It’s just something that I should never done.
It’s just something that I can not undone.
It’s just something that I really regret.
It’s just something that I need to get over it…but, it’s hard.
I knew that I shouldn’t let that feeling grew inside of me. But I couldn’t stop it. Telling her my feeling toward her, was my biggest mistake. Everything just would never be the same again. I was tryin to live my life and leave the past behind. It was okay, for while. Until she suddenly came back to my mind. All the steady atmosphere inside my nervous system broke into pieces. Keep thinking about possibilities is spinning inside my brain. DAMN IT! Logic keep telling me, there’s no such way that I can be with her. It’s hard to accept at first, even now. She told me the same thing as the logic told me. Okay then….its over.
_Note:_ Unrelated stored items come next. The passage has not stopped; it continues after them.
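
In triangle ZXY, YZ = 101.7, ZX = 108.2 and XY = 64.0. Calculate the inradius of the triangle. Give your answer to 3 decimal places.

Semiperimeter s = (64 + 101.7 + 108.2)/2 = 136.95.
Heron's formula: area = √(136.95·72.95·35.25·28.75) ≈ 3181.9.
Inradius = area/s = 3181.9/136.95 ≈ 23.234.

r ≈ 23.234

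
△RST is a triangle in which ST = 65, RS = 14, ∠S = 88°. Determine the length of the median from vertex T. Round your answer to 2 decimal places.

By the law of cosines, TR² = RS² + ST² − 2·RS·ST·cos S = 4357.5, so TR ≈ 66.011.
Median from T: ½√(2·ST² + 2·TR² − RS²) ≈ 65.132.

m_T ≈ 65.13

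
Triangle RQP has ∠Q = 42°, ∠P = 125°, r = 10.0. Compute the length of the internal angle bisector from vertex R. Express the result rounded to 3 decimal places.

32.534

The third angle is ∠R = 180° − ∠Q − ∠P = 13.00°.
Law of sines: q = r·sin Q/sin R ≈ 29.746.
Law of sines: p = r·sin P/sin R ≈ 36.415.
The bisector from R has length 2·q·p·cos(∠R/2)/(q+p) ≈ 32.534.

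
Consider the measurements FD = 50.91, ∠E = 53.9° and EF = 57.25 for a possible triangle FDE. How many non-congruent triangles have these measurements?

EF·sin E = 57.25·sin(53.9°) ≈ 46.26.
Since EF sin E < FD < EF (46.26 < 50.91 < 57.25), two triangles exist.

2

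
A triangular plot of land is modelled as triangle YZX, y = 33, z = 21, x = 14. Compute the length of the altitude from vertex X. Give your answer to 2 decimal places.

h_X ≈ 13.43

Semiperimeter s = (33 + 21 + 14)/2 = 34.
Heron's formula: area = √(34·1·13·20) ≈ 94.021.
The altitude from X has length 2·area/x ≈ 13.432.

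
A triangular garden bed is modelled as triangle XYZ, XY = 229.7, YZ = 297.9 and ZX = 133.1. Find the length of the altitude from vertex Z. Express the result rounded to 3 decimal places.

Semiperimeter s = (297.9 + 133.1 + 229.7)/2 = 330.35.
Heron's formula: area = √(330.35·32.45·197.25·100.65) ≈ 14588.
The altitude from Z has length 2·area/XY ≈ 127.02.

h_Z ≈ 127.022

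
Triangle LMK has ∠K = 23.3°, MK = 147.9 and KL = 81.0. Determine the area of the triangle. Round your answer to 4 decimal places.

area ≈ 2369.2978

Area = ½·MK·KL·sin K ≈ 2369.3.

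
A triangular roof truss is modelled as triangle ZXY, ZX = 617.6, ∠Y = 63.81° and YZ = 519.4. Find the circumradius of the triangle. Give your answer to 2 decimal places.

344.13

Law of sines: sin X = YZ·sin Y/ZX ≈ 0.75466.
Since ZX ≥ YZ, only the acute value applies: ∠X ≈ 49.00°.
Then ∠Z = 180° − ∠Y − ∠X ≈ 67.19°.
Law of sines gives XY = ZX·sin Z/sin Y ≈ 634.46.
Circumradius = ZX/(2 sin Y) ≈ 344.13.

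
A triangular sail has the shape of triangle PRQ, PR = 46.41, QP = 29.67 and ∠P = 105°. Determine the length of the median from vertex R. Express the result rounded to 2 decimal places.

By the law of cosines, RQ² = QP² + PR² − 2·QP·PR·cos P = 3747, so RQ ≈ 61.213.
Median from R: ½√(2·PR² + 2·RQ² − QP²) ≈ 52.253.

52.25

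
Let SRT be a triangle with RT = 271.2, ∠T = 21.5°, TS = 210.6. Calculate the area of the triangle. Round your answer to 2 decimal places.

Area = ½·RT·TS·sin T ≈ 10466.

10466.31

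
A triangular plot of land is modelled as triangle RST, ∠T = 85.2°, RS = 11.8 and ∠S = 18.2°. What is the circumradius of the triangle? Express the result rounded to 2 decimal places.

The third angle is ∠R = 180° − ∠S − ∠T = 76.60°.
Law of sines: ST = RS·sin R/sin T ≈ 11.519.
Law of sines: TR = RS·sin S/sin T ≈ 3.6985.
Circumradius = RS/(2 sin T) ≈ 5.9208.

5.92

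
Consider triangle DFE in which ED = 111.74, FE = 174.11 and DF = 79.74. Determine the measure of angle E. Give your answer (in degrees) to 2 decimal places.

By the law of cosines, cos E = (FE² + ED² − DF²) / (2·FE·ED) ≈ 0.93656, so ∠E ≈ 20.52°.

∠E ≈ 20.52°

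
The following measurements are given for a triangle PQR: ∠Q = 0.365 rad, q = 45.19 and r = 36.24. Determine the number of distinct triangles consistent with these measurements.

1

r·sin Q = 36.24·sin(0.365 rad) ≈ 12.94.
Since q ≥ r, exactly one triangle exists.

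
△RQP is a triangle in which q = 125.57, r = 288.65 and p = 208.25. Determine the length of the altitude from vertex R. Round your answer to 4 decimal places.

80.3276

Semiperimeter s = (288.65 + 125.57 + 208.25)/2 = 311.24.
Heron's formula: area = √(311.24·22.585·185.67·102.99) ≈ 11593.
The altitude from R has length 2·area/r ≈ 80.328.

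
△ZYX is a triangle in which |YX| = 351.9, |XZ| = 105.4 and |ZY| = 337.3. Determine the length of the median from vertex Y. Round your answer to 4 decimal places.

Median from Y: ½√(2·|ZY|² + 2·|YX|² − |XZ|²) ≈ 340.62.

m_Y ≈ 340.6247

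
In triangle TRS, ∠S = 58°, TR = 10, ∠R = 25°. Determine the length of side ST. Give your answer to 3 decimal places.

4.983

The third angle is ∠T = 180° − ∠R − ∠S = 97.00°.
Law of sines: ST = TR·sin R/sin S ≈ 4.9834.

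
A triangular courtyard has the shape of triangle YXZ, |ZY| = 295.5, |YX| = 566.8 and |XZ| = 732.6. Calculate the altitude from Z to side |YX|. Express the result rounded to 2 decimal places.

h_Z ≈ 273.03

Semiperimeter s = (732.6 + 295.5 + 566.8)/2 = 797.45.
Heron's formula: area = √(797.45·64.85·501.95·230.65) ≈ 77377.
The altitude from Z has length 2·area/|YX| ≈ 273.03.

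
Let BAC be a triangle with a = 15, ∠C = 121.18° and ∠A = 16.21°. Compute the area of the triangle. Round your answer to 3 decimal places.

233.419

The third angle is ∠B = 180° − ∠A − ∠C = 42.61°.
Law of sines: b = a·sin B/sin A ≈ 36.377.
Law of sines: c = a·sin C/sin A ≈ 45.971.
Area = ½·a·b·sin C ≈ 233.42.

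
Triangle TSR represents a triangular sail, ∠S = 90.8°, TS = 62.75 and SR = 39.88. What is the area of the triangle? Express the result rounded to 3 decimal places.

Area = ½·TS·SR·sin S ≈ 1251.1.

1251.113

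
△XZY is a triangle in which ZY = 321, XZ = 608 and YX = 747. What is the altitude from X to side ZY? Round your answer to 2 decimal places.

Semiperimeter s = (321 + 747 + 608)/2 = 838.
Heron's formula: area = √(838·517·91·230) ≈ 95225.
The altitude from X has length 2·area/ZY ≈ 593.3.

h_X ≈ 593.30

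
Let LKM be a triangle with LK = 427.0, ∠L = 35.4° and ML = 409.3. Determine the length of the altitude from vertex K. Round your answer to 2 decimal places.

By the law of cosines, KM² = ML² + LK² − 2·ML·LK·cos L = 64934, so KM ≈ 254.82.
Area = ½·ML·LK·sin L ≈ 50621.
The altitude from K has length 2·area/ML ≈ 247.35.

h_K ≈ 247.35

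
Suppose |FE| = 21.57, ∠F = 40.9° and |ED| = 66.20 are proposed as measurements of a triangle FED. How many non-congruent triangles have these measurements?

|FE|·sin F = 21.57·sin(40.9°) ≈ 14.12.
Since |ED| ≥ |FE|, exactly one triangle exists.

1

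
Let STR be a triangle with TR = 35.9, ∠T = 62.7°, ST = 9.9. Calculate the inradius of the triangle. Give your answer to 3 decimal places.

By the law of cosines, RS² = ST² + TR² − 2·ST·TR·cos T = 1060.8, so RS ≈ 32.57.
Area = ½·ST·TR·sin T ≈ 157.91.
Semiperimeter s = (35.9+32.57+9.9)/2 = 39.185.
Inradius = area/s = 157.91/39.185 ≈ 4.0299.

r ≈ 4.030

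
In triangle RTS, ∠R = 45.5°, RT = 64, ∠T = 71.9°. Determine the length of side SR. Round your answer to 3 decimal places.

68.520

The third angle is ∠S = 180° − ∠R − ∠T = 62.60°.
Law of sines: SR = RT·sin T/sin S ≈ 68.52.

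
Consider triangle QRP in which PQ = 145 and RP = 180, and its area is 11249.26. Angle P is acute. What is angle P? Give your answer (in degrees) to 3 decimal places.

From area = ½·RP·PQ·sin P, we get sin P = 2·area/(RP·PQ) ≈ 0.86201.
Taking the acute solution, ∠P ≈ 59.54°.

∠P ≈ 59.543°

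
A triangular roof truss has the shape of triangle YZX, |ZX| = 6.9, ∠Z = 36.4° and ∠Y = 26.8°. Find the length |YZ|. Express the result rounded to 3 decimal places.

13.660

The third angle is ∠X = 180° − ∠Y − ∠Z = 116.80°.
Law of sines: |YZ| = |ZX|·sin X/sin Y ≈ 13.66.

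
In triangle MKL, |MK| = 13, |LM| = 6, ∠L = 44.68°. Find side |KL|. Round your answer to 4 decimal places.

16.5627

Law of sines: sin K = |LM|·sin L/|MK| ≈ 0.32453.
Since |MK| ≥ |LM|, only the acute value applies: ∠K ≈ 18.94°.
Then ∠M = 180° − ∠L − ∠K ≈ 116.38°.
Law of sines gives |KL| = |MK|·sin M/sin L ≈ 16.563.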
Supposed, there’s nothing I can do. Try to live my own life and surrender, is and will always be my best option…not an option…it’s a requirement. That’s all…enough…I had enough for this. The show must go on. Dig a deep hole, and bury all that feeling in. I have to accept that we’re just a friend, good friend. Okay, once again… it’s over. Goodbye all those feelings. No more possibilities. No more expecting too much. Cause it’s over and I’m tired. Hope that the theory “There’s someone better” or “There’s someone waiting” is not just theory, coz I still not believe this.
It’s nice to know you. You’re just too high to reach. I’m not good enough for you. Thanks for all girl, and I’m sorry too for any burden you had.